Tulameen produced plenty of summer raspberries which were supplemented by our purple raspberry, Glencoe. Our All Gold yellow fruiting autumn raspberry kicked in once the summer fruits had finished cropping. Hopefully next year the red autumn fruiting variety Joan J will join the party.
We like to grow fruits that are a little different and wanted something suitable that would grow along our allotments boundary. I came up with a black raspberry. It is claimed that the fruit is a superfruit, packed with health promoting properties, that knocks any other superfruits into second place.
It grows from a single plant like our Glencoe raspberry. Apparently the fruit  is a similar colour to a blackberry but formed like a raspberry. I maybe able to tell you more about it at a later date.

Our plant arrived yesterday. It was a potted specimen but has been popped into a larger pot which will live in our greenhouse until we feel that the time is right to plant it out on the plot.

For now we have to consider how we plant it. Being related to the raspberry I am concerned that whatever led to the demise of the raspberries may still be lurking in the soil so the best plan may be to remove a 'holeful' of the original soil and fill with some new from elsewhere.

Another possibility is that waterlogging killed the raspberry plants and so we will also use gravel to improve drainage in the planting area. I don't think we can do more then than to wait and see how the plant grows.

We won't get any fruit this year as the black raspberry fruits on canes produced the previous year and as you can see from the photos, our new plant hasn't any canes that are likely to produce fruit.

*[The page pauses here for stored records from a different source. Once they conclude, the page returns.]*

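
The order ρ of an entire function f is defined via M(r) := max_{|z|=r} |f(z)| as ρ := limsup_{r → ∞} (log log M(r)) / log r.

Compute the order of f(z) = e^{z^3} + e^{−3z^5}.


Each summand is entire of order 3 and 5 respectively (as in the single-exponential case). The order of a sum is at most the max of the orders, so ρ ≤ 5. For the lower bound: on |z|=r choose arg z so that -3z^5 is real positive; then |e^{-3z^5}| = e^{3r^5} while |e^{1z^3}| ≤ e^{1r^3} = o(e^{3r^5}). So |f| ≥ e^{3r^5}(1 − o(1)) and ρ ≥ 5. Hence ρ = max(3, 5) = 5.
Therefore ρ = 5.

Order ρ = 5.


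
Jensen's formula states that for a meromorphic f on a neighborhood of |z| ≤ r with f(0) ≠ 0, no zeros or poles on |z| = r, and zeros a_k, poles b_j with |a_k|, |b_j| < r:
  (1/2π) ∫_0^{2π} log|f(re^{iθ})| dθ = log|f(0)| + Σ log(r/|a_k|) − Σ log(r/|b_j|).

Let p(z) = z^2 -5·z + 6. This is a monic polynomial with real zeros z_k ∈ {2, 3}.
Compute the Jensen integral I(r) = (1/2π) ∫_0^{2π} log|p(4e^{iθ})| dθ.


Zeros: 2, 3; r = 4.
Inside |z| < r: 2, 3. Outside (|z| ≥ r): ∅.
p(0) = 6, so log|p(0)| = log(6) = 1.7918.
Apply Jensen: I(r) = log|p(0)| + Σ_k log(r/|z_k|), summed over zeros inside |z| < r.
  log(r/|z_k|) for z_k = 2: log(4/2) = 0.6931
  log(r/|z_k|) for z_k = 3: log(4/3) = 0.2877
Sum over inside zeros: 0.9808.
I(r) = log|p(0)| + (inside sum) = 1.7918 + 0.9808 = 2.7726.
Closed form (all zeros inside, monic): I(r) = n·log(r) = 2·log(4) = 2.7726. ✓

I(r) ≈ 2.7726.


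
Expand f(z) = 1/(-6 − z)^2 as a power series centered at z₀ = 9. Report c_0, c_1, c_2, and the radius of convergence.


Let w = z − z₀, so z = z₀ + w.
Then -6 − z = -6 − (z₀ + w) = (-6 − z₀) − w = -15 − w.
f(z) = 1/(-15 − w)^2 = (1/(-15)^2) · (1 − w/(-15))^{−2}.
By the binomial series (1−u)^{−2} = Σ_{n≥0} C(n+1, 1) u^n for |u|<1, with u = w/(-15):
  c_n = C(n+1, 1) / (-15)^(n+2).
  c_0 = 1/(-15)^2 = 1/225.
  c_1 = 2/(-15)^3 = -2/3375.
  c_2 = 3/(-15)^4 = 1/16875.
The series is valid for |w/d| < 1, i.e. |z − z₀| < |d|.
Radius of convergence: R = |-6 − z₀| = |-15| = 15 (distance from z₀ to the singularity z = -6).

c_0 = 1/225, c_1 = -2/3375, c_2 = 1/16875; R = 15.


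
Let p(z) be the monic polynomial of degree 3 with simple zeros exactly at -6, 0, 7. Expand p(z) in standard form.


The polynomial is p(z) = ∏_{α ∈ S} (z − α), where S = {-6, 0, 7}.
Expanding the product yields: p(z) = z^3 -z^2 -42·z.
The resulting polynomial has degree 3 and real coefficients as required.

p(z) = z^3 -z^2 -42·z.


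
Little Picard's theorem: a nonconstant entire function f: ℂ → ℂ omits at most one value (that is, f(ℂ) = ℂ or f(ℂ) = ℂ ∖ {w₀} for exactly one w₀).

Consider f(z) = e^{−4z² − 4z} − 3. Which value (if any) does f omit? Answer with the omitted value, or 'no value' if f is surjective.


Little Picard bounds the complement of f(ℂ) to at most one point.
The exponent g(z) = −4z² − 4z is a nonconstant polynomial, hence surjective onto ℂ. So e^{g(z)} takes every value in {e^w : w ∈ ℂ} = ℂ ∖ {0}. Adding -3 shifts the range to ℂ ∖ {-3}. f omits exactly -3.

Omitted value: -3.


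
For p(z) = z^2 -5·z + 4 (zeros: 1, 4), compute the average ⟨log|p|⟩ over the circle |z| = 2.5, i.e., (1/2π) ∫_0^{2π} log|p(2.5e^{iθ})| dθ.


Zeros: 1, 4; r = 2.5.
Inside |z| < r: 1. Outside (|z| ≥ r): 4.
p(0) = 4, so log|p(0)| = log(4) = 1.3863.
Apply Jensen: I(r) = log|p(0)| + Σ_k log(r/|z_k|), summed over zeros inside |z| < r.
  log(r/|z_k|) for z_k = 1: log(2.5/1) = 0.9163
  Outside zeros (4) contribute nothing to the Jensen sum.
Sum over inside zeros: 0.9163.
I(r) = log|p(0)| + (inside sum) = 1.3863 + 0.9163 = 2.3026.
Note: since some zeros are outside |z| ≤ r, the simplified n·log(r) form does NOT apply — only the inside zeros contribute.

I(r) ≈ 2.3026.


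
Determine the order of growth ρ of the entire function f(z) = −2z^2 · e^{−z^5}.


M(r) = max_{|z|=r} |-2|·|z|^2·|e^{−z^5}| = 2·r^2 · e^{1r^5} (the factors attain their maxima compatibly on |z|=r). Then log M(r) = log 2 + 2·log r + 1r^5, dominated by the last term, so log log M(r) ~ 5·log r. The polynomial factor -2z^2 contributes only a log r term and does not affect the order. ρ = 5.
Therefore ρ = 5.

Order ρ = 5.


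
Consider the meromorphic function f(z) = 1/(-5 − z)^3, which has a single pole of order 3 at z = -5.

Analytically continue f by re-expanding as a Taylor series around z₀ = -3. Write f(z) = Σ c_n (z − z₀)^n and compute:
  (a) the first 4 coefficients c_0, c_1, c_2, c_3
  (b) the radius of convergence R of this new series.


Let w = z − z₀, so z = z₀ + w.
Then -5 − z = -5 − (z₀ + w) = (-5 − z₀) − w = -2 − w.
f(z) = 1/(-2 − w)^3 = (1/(-2)^3) · (1 − w/(-2))^{−3}.
By the binomial series (1−u)^{−3} = Σ_{n≥0} C(n+2, 2) u^n for |u|<1, with u = w/(-2):
  c_n = C(n+2, 2) / (-2)^(n+3).
  c_0 = 1/(-2)^3 = -1/8.
  c_1 = 3/(-2)^4 = 3/16.
  c_2 = 6/(-2)^5 = -3/16.
  c_3 = 10/(-2)^6 = 5/32.
The series is valid for |w/d| < 1, i.e. |z − z₀| < |d|.
Radius of convergence: R = |-5 − z₀| = |-2| = 2 (distance from z₀ to the singularity z = -5).

c_0 = -1/8, c_1 = 3/16, c_2 = -3/16, c_3 = 5/32; R = 2.


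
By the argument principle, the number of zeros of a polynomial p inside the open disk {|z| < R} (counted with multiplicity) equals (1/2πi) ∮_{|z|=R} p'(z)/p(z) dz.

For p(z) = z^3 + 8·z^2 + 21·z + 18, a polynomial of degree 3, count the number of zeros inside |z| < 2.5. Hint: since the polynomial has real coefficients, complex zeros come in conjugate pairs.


The zeros of p are: -2, -3, -3.
Their magnitudes are: 2, 3, 3.
Zeros with |z| < R = 2.5: -2.
Count = 1.
By the argument principle, (1/2πi) ∮_{|z|=R} p'(z)/p(z) dz equals exactly this count.

Number of zeros inside |z| < 2.5: 1.


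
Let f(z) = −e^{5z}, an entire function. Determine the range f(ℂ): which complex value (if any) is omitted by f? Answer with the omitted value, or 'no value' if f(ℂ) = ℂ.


Little Picard bounds the complement of f(ℂ) to at most one point.
e^{5z} is never zero on ℂ, so -1·e^{5z} takes every value in ℂ ∖ {0}. Adding 0 shifts the range to ℂ ∖ {0}. Thus f omits exactly the value 0.

Omitted value: 0.


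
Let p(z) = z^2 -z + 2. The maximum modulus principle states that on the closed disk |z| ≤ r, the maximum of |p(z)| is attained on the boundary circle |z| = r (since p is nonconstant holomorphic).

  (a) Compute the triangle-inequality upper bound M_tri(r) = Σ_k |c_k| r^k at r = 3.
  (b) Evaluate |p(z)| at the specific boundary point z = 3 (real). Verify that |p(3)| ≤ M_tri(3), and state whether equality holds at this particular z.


Coefficients: c_0 = 2, c_1 = -1, c_2 = 1. Radius r = 3.
Part (a). Triangle bound: M_tri(r) = Σ_k |c_k| r^k
  = |2|·3^0 + |-1|·3^1 + |1|·3^2
  = 2 + 3 + 9 = 14.
This bounds M(r) := max_{|z|=r} |p(z)| from above; equality holds iff all terms c_k z^k can be made to align in phase at a single z on |z|=r.
Part (b). At z = 3 (real, on the circle |z| = r):
  p(3) = (2)·3^0 + (-1)·3^1 + (1)·3^2 = 8.
  |p(3)| = 8.
Check: |p(3)| = 8 ≤ 14 = M_tri(3). ✓ Equality does not hold at z = 3 (the coefficients have mixed signs, so the terms do not all align in phase there).

M_tri(3) = 14; |p(3)| = 8; equality at z=3: no.


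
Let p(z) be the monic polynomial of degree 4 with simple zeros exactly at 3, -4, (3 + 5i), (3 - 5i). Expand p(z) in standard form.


The polynomial is p(z) = ∏_{α ∈ S} (z − α), where S = {3, -4, (3 + 5i), (3 - 5i)}.
Expanding the product yields: p(z) = z^4 -5·z^3 + 16·z^2 + 106·z -408.
Note conjugate pairs combine to real quadratics: (z − (3+5i))(z − (3−5i)) = z² − 6z + 34.
The resulting polynomial has degree 4 and real coefficients as required.

p(z) = z^4 -5·z^3 + 16·z^2 + 106·z -408.


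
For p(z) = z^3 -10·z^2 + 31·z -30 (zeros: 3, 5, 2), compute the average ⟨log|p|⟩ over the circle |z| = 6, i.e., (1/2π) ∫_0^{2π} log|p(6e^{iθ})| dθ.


Zeros: 2, 3, 5; r = 6.
Inside |z| < r: 2, 3, 5. Outside (|z| ≥ r): ∅.
p(0) = -30, so log|p(0)| = log(30) = 3.4012.
Apply Jensen: I(r) = log|p(0)| + Σ_k log(r/|z_k|), summed over zeros inside |z| < r.
  log(r/|z_k|) for z_k = 3: log(6/3) = 0.6931
  log(r/|z_k|) for z_k = 5: log(6/5) = 0.1823
  log(r/|z_k|) for z_k = 2: log(6/2) = 1.0986
Sum over inside zeros: 1.9741.
I(r) = log|p(0)| + (inside sum) = 3.4012 + 1.9741 = 5.3753.
Closed form (all zeros inside, monic): I(r) = n·log(r) = 3·log(6) = 5.3753. ✓

I(r) ≈ 5.3753.


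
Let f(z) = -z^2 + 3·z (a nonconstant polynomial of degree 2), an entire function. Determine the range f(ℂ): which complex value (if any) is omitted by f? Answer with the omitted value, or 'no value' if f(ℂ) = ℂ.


Little Picard bounds the complement of f(ℂ) to at most one point.
For every w ∈ ℂ, the equation p(z) − w = 0 is a nonconstant polynomial in z and hence has at least one root by the fundamental theorem of algebra. So p is surjective onto ℂ, omitting no value.

Omitted value: no value.


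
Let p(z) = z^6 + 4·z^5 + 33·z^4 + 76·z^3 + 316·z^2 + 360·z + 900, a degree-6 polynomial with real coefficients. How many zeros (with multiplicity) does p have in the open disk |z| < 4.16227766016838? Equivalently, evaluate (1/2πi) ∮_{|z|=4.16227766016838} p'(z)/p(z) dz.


The zeros of p are: (-1 + 3i), (-1 - 3i), (0 + 3i), (0 - 3i), (-1 + 3i), (-1 - 3i).
Their magnitudes are: 3.162, 3.162, 3, 3, 3.162, 3.162.
Zeros with |z| < R = 4.16227766016838: (-1 + 3i), (-1 - 3i), (0 + 3i), (0 - 3i), (-1 + 3i), (-1 - 3i).
Count = 6.
By the argument principle, (1/2πi) ∮_{|z|=R} p'(z)/p(z) dz equals exactly this count.

Number of zeros inside |z| < 4.16227766016838: 6.


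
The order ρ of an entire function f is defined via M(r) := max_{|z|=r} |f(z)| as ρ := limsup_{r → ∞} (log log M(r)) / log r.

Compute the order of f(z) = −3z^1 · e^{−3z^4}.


M(r) = max_{|z|=r} |-3|·|z|^1·|e^{−3z^4}| = 3·r^1 · e^{3r^4} (the factors attain their maxima compatibly on |z|=r). Then log M(r) = log 3 + 1·log r + 3r^4, dominated by the last term, so log log M(r) ~ 4·log r. The polynomial factor -3z^1 contributes only a log r term and does not affect the order. ρ = 4.
Therefore ρ = 4.

Order ρ = 4.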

We gardners have to be patient don't we?

Wednesday, January 11

What's in a name?

My blog was named back in 2006 when the aim and focus was completely different. Back then it was a communal blog just to inform plot holders. So it was just called 'Green Lane Allotments'.

When I decided that I wanted to make the blog more personal I wanted to keep it recognisable to the Followers that I had started to attract and so I rather unimaginatively renamed the blog, 'Our Plot at Green Lane Allotments'.
When I started adding posts about our garden, I continued the unimaginative trend and added a '& Our Garden in Ossett' tag.
Lots of my fellow Bloggers have given such interesting names to your blogs. Even Martyn, (I'll get some comments from him about the 'even' bit) has a much more interesting and appropriate name for his blog.

Let's face it, my title would hardly inspire anyone to take a look. I think the time has come to consider a new name but if I do will it confuse things. Obviously the Url will remain the same and I can leave it's official blog name the same but a more inspiring new name on the title banner shouldn't cause a problem should it?

My thinking cap is on and I am open to any suggestions but be warned that I reserve the right to delete any rude suggestions.